Thursday, June 16, 2011

Your Free to be You

     As a teenager, I felt like I was always trying to fit in. I wanted to be the beautiful, slender, popular girl that everyone liked. Instead I was the some what cute, chunky, voted most unique laugh (not because it was cute!) girl that the popular girls picked on. I wasn't great at sports and I felt like I didn't really fit in anywhere in my high school. I hated school even though I had some really great friends and always had a date to the school dances. In order to fit in better, I found myself turning into someone I was not. I would lie or turn on a good friend if I thought it would make me more popular.
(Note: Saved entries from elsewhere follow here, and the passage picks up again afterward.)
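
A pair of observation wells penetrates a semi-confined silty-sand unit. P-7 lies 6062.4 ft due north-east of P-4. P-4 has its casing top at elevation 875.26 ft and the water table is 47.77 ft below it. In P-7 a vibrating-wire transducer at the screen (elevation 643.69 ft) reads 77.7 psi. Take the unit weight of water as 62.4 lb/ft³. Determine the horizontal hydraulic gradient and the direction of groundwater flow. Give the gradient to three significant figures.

Total head at P-4: h = 875.26 − 47.77 = 827.49 ft.
Pressure head at P-7: ψ = 144·P/γ = 144 × 77.7 / 62.4 = 179.31 ft.
Total head at P-7: h = z + ψ = 643.69 + 179.31 = 823.00 ft.
Head difference: h(P-4) − h(P-7) = 827.49 − 823.00 = 4.49 ft.
Hydraulic gradient: i = |Δh| / L = 4.49 / 6062.4 = 0.000741.
Flow is from higher to lower head: from P-4 toward P-7, i.e. toward the north-east.

i ≈ 0.000741; groundwater flows toward the north-east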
     As I became more desperate to fit in I started smoking and would occasionally go for weeks without eating in order to try and lose weight. I had been a Christian since age 12 but I didn't think my friends would think it was cool so I didn't talk about it much, if at all. I definitely didn't act like a Christian. I picked up swearing because everyone else talked that way, so of course I wanted to as well. I pretty much ignored everything that I knew was right in favor of things that I thought would help me to fit in. But I still felt lost and alone.
     Once high school was over, I started trying to fit in with the college crowd. Drugs, alcohol, and sexual promiscuity were now on my list of things to do to fit in. Smoking and crude language were now such a part of my character that I felt like they had always been there. I did not look like the person on the outside that I knew I wanted to be, but I still so desperately wanted to be cool and fit it. Eventually, I found myself in an abusive marriage that lasted 10 months and left me with a very dim outlook on myself and some really bad habits to try to break.
     Lying to fit in or to keep from hurting some one's feelings are the hardest habits I have to break, and I am still working on it. If I had to go back in time and tell my teenage self one thing it would be this: Your free to be you! All those people that I tried so hard to impress are not a part of my life now, but the habits are still there. All of those things that I did to try to fit in caused so many bad memories and habits that I wish I had just been myself. There is a great song out there by Francesca Battistelli called "Free to be Me" and it speaks so much to my teenage self that I wish I had heard this song 15 years ago. Check it out if you have never heard it. Even though most of us are not teenagers anymore, that doesn't mean that we can't change. God is greater than any habit we may have!